Também Trump ameaçou processar o jornalismo de investigação, ao sugerir a criação de uma lei que punisse jornalistas que utilizassem fontes anónimas. Segundo Trump, essas fontes não identificadas seriam apenas “ficções inventadas e difamatórias”. Esta posição reflete a crescente tensão entre Trump e os meios de comunicação, uma relação que se tem vindo a deteriorar ao longo dos anos.
O controlo da imprensa na Casa Branca
A hostilidade de Trump para com a comunicação social atingiu um novo patamar no dia 25 de fevereiro de 2025, quando a sua porta-voz, Karoline Leavitt, anunciou que a Casa Branca passaria a selecionar os meios de comunicação autorizados a cobrir a agenda presidencial. Esta medida surge depois da decisão do governo de proibir a Associated Press de integrar o grupo de jornalistas que acompanham de perto o presidente, alegadamente por se recusar a adotar a designação “Golfo da América” em vez de Golfo do México.
A Associated Press já avançou com um processo judicial contra três membros da administração Trump, alegando restrições ilegítimas ao acesso a eventos presidenciais e citando a violação do direito à liberdade de imprensa. A decisão da Casa Branca rompe com uma tradição de quase um século, segundo a qual era a Associação de Correspondentes da Casa Branca (WHCA), fundada em 1914, que determinava quais os jornalistas que fariam parte do grupo de cobertura dos eventos presidenciais, sobretudo nos espaços mais restritos, como a Sala Oval e o avião presidencial Air Force One.
Entre a disseminação diária de novas informações — muitas das quais falsas –, o corte de financiamento a órgãos de comunicação independentes e a tentativa de controlo sobre os media que lhe são desfavoráveis, Trump tem consolidado um modelo de gestão mediática que serve para reforçar a sua própria legitimidade.

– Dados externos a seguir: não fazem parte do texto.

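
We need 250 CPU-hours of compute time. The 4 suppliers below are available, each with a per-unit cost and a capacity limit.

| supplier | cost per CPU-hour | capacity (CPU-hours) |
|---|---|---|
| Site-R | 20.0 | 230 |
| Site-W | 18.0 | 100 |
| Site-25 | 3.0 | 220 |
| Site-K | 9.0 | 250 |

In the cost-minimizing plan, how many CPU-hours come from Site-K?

30

Cheapest first:
Site-25 at 3.0: take all 220 CPU-hours ; 30 still needed.
Take 30 from Site-K at 9.0 to finish.
Site-W, Site-R: unused.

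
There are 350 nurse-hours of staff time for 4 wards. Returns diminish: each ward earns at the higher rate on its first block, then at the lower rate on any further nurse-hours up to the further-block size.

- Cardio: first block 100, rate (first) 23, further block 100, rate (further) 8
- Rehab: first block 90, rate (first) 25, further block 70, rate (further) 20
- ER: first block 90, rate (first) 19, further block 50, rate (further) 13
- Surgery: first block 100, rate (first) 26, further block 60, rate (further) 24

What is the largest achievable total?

Treat each block as its own option and order by rate: Surgery/tier1 26 > Rehab/tier1 25 > Surgery/tier2 24 > Cardio/tier1 23 > Rehab/tier2 20 > ER/tier1 19 > ER/tier2 13 > Cardio/tier2 8.
Fill Surgery tier1 block (100 at 26) → 250 left.
Rehab/tier1 (25): +90 → 160 left.
Fill Surgery tier2 block (60 at 24) → 100 left.
Cardio/tier1 (23): +100 → 0 left.
Total = 26×100 + 25×90 + 24×60 + 23×100 = 8590.

8590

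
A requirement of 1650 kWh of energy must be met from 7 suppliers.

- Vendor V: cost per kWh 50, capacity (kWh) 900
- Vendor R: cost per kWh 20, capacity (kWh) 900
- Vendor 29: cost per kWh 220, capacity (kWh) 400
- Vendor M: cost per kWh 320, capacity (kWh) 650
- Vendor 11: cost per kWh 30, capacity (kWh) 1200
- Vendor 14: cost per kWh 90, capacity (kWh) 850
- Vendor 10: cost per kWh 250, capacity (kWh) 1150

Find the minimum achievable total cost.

Cheapest first:
Take 900 from Vendor R at 20 ; need 750 more.
Take 750 from Vendor 11 at 30 to finish.
Vendor V, Vendor 14, Vendor 29, Vendor 10, Vendor M: unused.
Cost = 900×20 + 750×30 = 40500.

40500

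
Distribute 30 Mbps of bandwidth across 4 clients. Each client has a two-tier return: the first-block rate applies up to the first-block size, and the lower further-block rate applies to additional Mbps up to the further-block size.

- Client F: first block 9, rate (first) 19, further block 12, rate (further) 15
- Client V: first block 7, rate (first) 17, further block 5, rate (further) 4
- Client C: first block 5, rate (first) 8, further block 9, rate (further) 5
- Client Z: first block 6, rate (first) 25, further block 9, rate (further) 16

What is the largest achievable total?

Treat each block as its own option and order by rate: Client Z/T1 25 > Client F/T1 19 > Client V/T1 17 > Client Z/T2 16 > Client F/T2 15 > Client C/T1 8 > Client C/T2 5 > Client V/T2 4.
Client Z/T1 (25): +6 → 24 left.
Client F/T1 (19): +9 → 15 left.
Fill Client V T1 block (7 at 17) → 8 left.
Client Z T2 at 16: only 8 left, fill 8.
Total = 25×6 + 19×9 + 17×7 + 16×8 = 568.

568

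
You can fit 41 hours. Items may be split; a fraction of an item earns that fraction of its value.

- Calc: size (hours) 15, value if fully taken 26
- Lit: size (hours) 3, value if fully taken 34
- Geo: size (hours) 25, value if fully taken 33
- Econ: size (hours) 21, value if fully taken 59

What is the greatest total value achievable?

Best value per unit of size first: Lit 34/3≈11.3, Econ 59/21≈2.81, Calc 26/15≈1.73, Geo 33/25≈1.32.
Take all of Lit (3 hours, value 34) ; 38 hours left.
Econ: take in full, 21 hours for value 59 ; 17 left.
All 15 hours of Calc fit (value 26) ; 2 remain.
Only 2 hours remain; take 2/25 of Geo for value 33×2/25 = 2.64.
Total value = 121.64.

121.64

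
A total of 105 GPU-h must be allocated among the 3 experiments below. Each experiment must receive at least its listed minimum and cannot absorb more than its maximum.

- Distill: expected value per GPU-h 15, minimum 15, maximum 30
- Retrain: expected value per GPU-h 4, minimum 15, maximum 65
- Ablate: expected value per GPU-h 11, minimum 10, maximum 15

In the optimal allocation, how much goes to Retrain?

Meeting every minimum uses 15+15+10 = 40 GPU-h, leaving 65.
Highest expected value per GPU-h first: Distill 15 > Ablate 11 > Retrain 4.
Distill takes 15 more to reach its cap of 30 ; 50 left.
Ablate: +5 to 15 (cap) ; 45 left.
Retrain: +45 (room for 50) → 60. Pool exhausted.

60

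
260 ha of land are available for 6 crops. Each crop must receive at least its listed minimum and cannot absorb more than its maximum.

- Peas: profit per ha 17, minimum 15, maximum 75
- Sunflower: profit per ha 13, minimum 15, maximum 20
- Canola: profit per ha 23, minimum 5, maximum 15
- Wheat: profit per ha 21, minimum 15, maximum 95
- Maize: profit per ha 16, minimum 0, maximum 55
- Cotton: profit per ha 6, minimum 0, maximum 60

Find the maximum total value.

Meeting every minimum uses 15+15+5+15+0+0 = 50 ha, leaving 210.
Order the crops by profit per ha: Canola 23 > Wheat 21 > Peas 17 > Maize 16 > Sunflower 13 > Cotton 6.
Canola: +10 to 15 (cap) — 200 left.
Give Wheat 80 more to hit its cap of 95 — 120 left.
Peas takes 60 more to reach its cap of 75 — 60 left.
Maize: +55 to 55 (cap) — 5 left.
Sunflower: +5 to 20 (cap) — 0 left.
Total = 17×75 + 13×20 + 23×15 + 21×95 + 16×55 = 4755.

4755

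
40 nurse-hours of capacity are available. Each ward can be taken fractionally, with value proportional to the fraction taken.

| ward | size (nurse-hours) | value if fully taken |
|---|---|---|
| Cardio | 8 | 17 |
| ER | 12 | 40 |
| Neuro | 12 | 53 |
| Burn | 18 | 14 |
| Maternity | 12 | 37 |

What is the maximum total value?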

Torna-se mais urgente do que nunca um consumo informado e crítico de informação. A comunicação social independente é um dos pilares fundamentais da democracia, garantindo que os cidadãos tenham acesso a informações rigorosas e imparciais. Sem liberdade de imprensa, os governos e grupos de poder conseguem moldar a narrativa pública a seu bel-prazer, restringindo o direito à verdade. O jornalismo de investigação desempenha um papel crucial na fiscalização do poder, na denúncia de abusos e na promoção de um debate informado. Quando a liberdade de imprensa é ameaçada, a própria democracia e os direitos fundamentais correm um sério risco.